No humour now. Willow heard the threat in his voice, and she straightened up, her shoulders tense, but she was incapable of turning around as his warm breath brushed against her cheek.

‘True, you are no longer my girlfriend—that was a short-lived but very productive episode, as I have just discovered. But, make no mistake, I am no longer the poor fool who was put off by your lie about the morning-after pill,’ he drawled silkily. ‘This time I don’t just want you as a girlfriend. This time I’ll marry you if I have to, but I do want my son.’

‘What?’ She spun around. ‘Have you taken leave of your senses? I wouldn’t marry you if you were the last man on earth!’ she exclaimed, horrified at his suggestion.

Theo stared down at her for a long moment, taking in the stunned expression in her dazzling blue eyes. He then gave a slight shrug of his broad shoulders. ‘Tough.’ He paused, one dark brow arching sardonically, ‘But it is not your choice, Willow. It is mine.’

‘You can’t say that,’ she cried, agitation making her voice rise. ‘It’s ridiculous. Marriage is a diabolical suggestion.’

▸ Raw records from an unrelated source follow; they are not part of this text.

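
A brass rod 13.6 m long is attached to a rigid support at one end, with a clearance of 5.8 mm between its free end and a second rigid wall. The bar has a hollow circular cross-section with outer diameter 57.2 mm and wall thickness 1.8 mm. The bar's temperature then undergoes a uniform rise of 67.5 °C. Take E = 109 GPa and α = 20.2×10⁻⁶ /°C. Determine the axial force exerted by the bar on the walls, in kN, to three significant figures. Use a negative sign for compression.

-32.0 kN

Free thermal expansion αLΔT = 20.2e-6 · 13600 · 67.5 = 18.54 mm.
The walls engage after the gap closes; constrained expansion = 18.54 − 5.8 = 12.74 mm.
The walls impose strain ε = −(12.74)/13600 = -9.3703e-04; σ = Eε = 109000 · -9.3703e-04 = -102.1 MPa.
Wall reaction R = σ·A = -102.1·313.3 = -32000 N = -32 kN.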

He gave a scornful laugh. ‘Nowhere near as diabolical as you depriving me of my son for eight years. I had to learn of his existence, even his name, from a cheap tabloid. Well, you are not getting the chance to humiliate me, or lie to me, again. If we marry our son will have both parents. It is the simplest solution and the only thing we need to discuss is what you have told Stephen about his absent father.’ He stared down at her, ferocious tension written into every hard line of his strong face as he added in a voice devoid of all emotion, ‘And if you made the mistake of telling him I was dead, I might very well kill you myself.’

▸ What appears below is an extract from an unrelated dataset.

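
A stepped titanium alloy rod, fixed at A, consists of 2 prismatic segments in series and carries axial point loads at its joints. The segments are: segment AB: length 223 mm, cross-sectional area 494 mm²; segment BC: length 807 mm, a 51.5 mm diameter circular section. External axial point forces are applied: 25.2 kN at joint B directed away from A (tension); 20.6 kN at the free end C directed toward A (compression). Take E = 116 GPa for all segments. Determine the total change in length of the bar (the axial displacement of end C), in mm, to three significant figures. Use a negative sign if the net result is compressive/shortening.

-0.0509 mm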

The threat was there in his eyes and in the powerful body towering over her. Suddenly something seemed to snap in Willow’s brain, and without thinking she lashed out at him, her hand connecting hard on his lean cheek. ‘Don’t you dare threaten me, you no-good womanising bastard. No one ever deprived you of anything in your life, and you have the nerve to threaten me and my son.’

Theo stared down at her, his eyes cold as ice. ‘That was a very stupid thing to do, Willow. I want my son, but I don’t have to take you. My offer of marriage was one of kindness, but a court order will do just as well,’ he drawled cynically.